Buhari decried those he said had started
calling him “Baba Go Slow” because he has yet to form his cabinet, weeks
after his inauguration.
He said, “Within the past two weeks, I am
being asked when I am going to form my cabinet. And in some quarters
they are now calling me ‘Baba Go Slow.’
“I am going to go slow and steady.
Nigerians should be patient to allow this administration put some sense
into governance and deal with corruption.”
He also pledged to study the Diaspora Bill with a view to signing it into law as being demanded by the Nigerians in Diaspora.
The President advised the Nigerians in
Diaspora looking for government jobs back home to suspend their
ambition, saying the national economy was in a bad shape and that it
would take his administration about 18 months or more to resuscitate it.
He, however, promised that some of them
would be engaged by the Federal Government as consultants to enable them
to contribute their quota to national development.
The Senior Special Assistant to the
President on Media and Publicity, Mallam Garba Shehu, later issued a
statement quoting Buhari as saying that his administration would trace
the accounts of individuals who stashed away ill-gotten oil money,
freeze and recover the loot and prosecute the culprits.
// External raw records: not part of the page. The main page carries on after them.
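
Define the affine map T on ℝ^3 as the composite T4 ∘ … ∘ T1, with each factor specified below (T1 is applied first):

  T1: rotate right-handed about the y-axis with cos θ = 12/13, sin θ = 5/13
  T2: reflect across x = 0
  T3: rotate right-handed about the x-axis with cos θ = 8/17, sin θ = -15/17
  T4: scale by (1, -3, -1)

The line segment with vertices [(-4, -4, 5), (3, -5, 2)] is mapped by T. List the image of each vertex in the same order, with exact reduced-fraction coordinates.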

The statement read in part, “Corruption in Nigeria has virtually developed into a culture where honest people are abused.
“250,000 barrels per day of Nigerian crude are being stolen and people sell and put the money into individual accounts.
“The United States and other developed
countries are helping us to trace such accounts now. We will ask that
such accounts be frozen and prosecute the persons. The amount involved
is mind-boggling.”
One former minister, who served in the
ex-President Goodluck Jonathan’s administration, in his reaction on
Wednesday, said Buhari was not a frivolous person and that his
allegations against former ministers should not be trivialised.
The ex-minister however added that it was
only former ministers who had access to oil that could have been
engaged in the stealing of the product.
The minister, who is from the South-West,
but who asked not to be named, told our correspondent that Buhari,
being a cautious leader, could not have made a general statement tagging
all ex-ministers as crude oil thieves.
“It
is only someone who has access to oil that could steal it. I won’t
believe that the President made a general statement calling all
ex-ministers thieves. The President Buhari that I know doesn’t speak
anyhow. This is a serious allegation that we should not trivialise,” he
said.
Also a former junior minister, also from
the South-West geo-political zone, told one of our correspondents on the
phone late on Wednesday that he could not defend anybody because he did
not know those that Buhari was accusing.